|
Lo ricorderemo così: sorridente, allegro, impegnato sulla bici, sempre attento ai rapporti con gli amici. E gli amici chi erano, se non innanzitutto quelli che con lui dividevano le gare e gli allenamenti. Ma Stefano Vida è stato anche un uomo che ha saputo infondere entusiasmo per il ciclismo ai ragazzini di Buja. Come non ricordarlo così?
“La società Bujese era diventata una sua seconda casa”, il tetto della famiglia Cattarino un “rifugio”, un posto ove Efrem lo ascoltava, dove Stefano raccoglieva incoraggiamenti. Da qui partiva in allenamento con i suoi giovanissimi rampolli, ma dove lui ritornava alla sera, prima o dopo cena i Cattarino sapevano che ritornava.
Stefano ci ha lasciato un bellissimo e umano ricordo.
Aprire il suo album è come ritornare giovani... C’è un attestato di benemerenza “All’atleta M iniclista Vida Stefano per l’attività svolta durante il 1972”. Ma c’è anche una foto dell’agosto ’70 a Savorgnano: sta su una biciclettina dove forse già sognava traguardi lontani, la maglia di lana della Cosatto.
Nell’81 Stefano era dilettante con la Sanvitese Del Mei: un nono posto alla sua prima corsa tra i “puri” a Castello Roganzuolo, ottima sensazione all’esordio! Poi subito un 6° posto nel circuito di Mareno di Piave, 4° a Oderzo, 6° a Cesarolo, 9° a San Stino di Livenza.

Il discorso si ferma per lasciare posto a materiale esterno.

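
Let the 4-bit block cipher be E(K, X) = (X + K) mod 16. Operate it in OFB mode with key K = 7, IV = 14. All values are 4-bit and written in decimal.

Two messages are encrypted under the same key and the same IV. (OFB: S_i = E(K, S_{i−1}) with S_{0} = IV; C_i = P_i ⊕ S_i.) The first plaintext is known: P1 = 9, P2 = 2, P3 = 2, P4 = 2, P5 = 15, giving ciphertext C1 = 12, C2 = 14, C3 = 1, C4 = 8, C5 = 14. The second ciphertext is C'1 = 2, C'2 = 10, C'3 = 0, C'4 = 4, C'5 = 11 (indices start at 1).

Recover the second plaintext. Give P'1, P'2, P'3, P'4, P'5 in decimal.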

Nell’82 veste la maglia della Domus Italica con diesse Anselmo Carnieletto, in squadra anche Daniele Canesin da Cervignano. È 9° a Pianzano, alla Popolarissima di Treviso giunge 13°, in Austria a Ferlach dove arriva la tappa dell’Alpe Adria proveniente da Osoppo è 5°. Ma è al Giro del Friuli che si fa notare. Alla prima tappa con arrivo a San Vito è 4°; alla terza tappa con arrivo a Terenzano è 3°; nella quarta tappa e ancora 4° e guadagna il 7° posto in classifica finale. Veramente bravo e continuo nelle sue prestazioni. Poi ancora ottime cose fa vedere nell’indicativa per il Giro d’Italia “Trofeo Bottecchia” con arrivo a Barcis dove è ottimo 4°. Viene convocato dal tecnico regionale Manlio Berlasso al Giro d’Italia assieme a Mario Condolo, Roberto Toffoletti, Daniele Del Ben, Giancarlo Bada e Mario Del Pup. Alla prima tappa a Treviso è 13°, avrà il miglior intertempo nella cronoscalata Gabicce Mare-Gabicce Monte di km 22 che sarà vinta dal campione del mondo. All’arrivo ad aspettare Stefano, comunque, il bacio delle miss. Poi altri bei traguardi... è 4° in Cima Col Alt prova del trofeo tricolore, 7° a Quinto di Treviso. Chiude l’82 con 61 corse e 24 punti Fci.
L’83 lo vede con la casacca della Carnica Assicurazioni: è 8° a Castello Roganzuolo, ma il suo giorno è sabato 14 maggio. Il Giro del Friuli arriva in circuito finale a Moruzzo: Stefano vince! È gioia immensa. Scriveva Rino Nini “prima firma” regionale sulle pagine del Gazzettino: “Commossi anche Ivana, Alfio e Cristina Vida, genitori e sorella di Stefano, un tricesimano che con la sua vittoria a Moruzzo ha infranto la superiorità di avversari “stranieri” che correvano sotto l’ala di grosse società e con compagni di squadra di livello nazionale”. Sul podio Vida ha detto: “Ho avuto il merito di capire quando era giunto il momento di uscire dal gruppo e tentare la fuga, con Montani e Sgaravato ho trovato subito l’accordo, poi nel finale Montani mi ha aiutato nello sprint finale”. Intelligente! Finirà l’83 con un 3° posto nella quinta prova del trofeo Tricolore.
Nell’84 è in Toscana assieme a Condolo nella Lumas di Empoli. Sarà 10° nel campionato regionale, poi agguanta la maglia di capoclassifica al Giro dell’Umbria, 2° a Foligno.
Ma l’85 è dietro l’angolo, sarà l’ultimo anno di agonismo: si ritira il 30 giugno dopo aver conseguito quattro piazzamenti nei primi dieci.
Ciao Stefano! Hai saputo essere atleta e tecnico, ciclista umano e vincitore.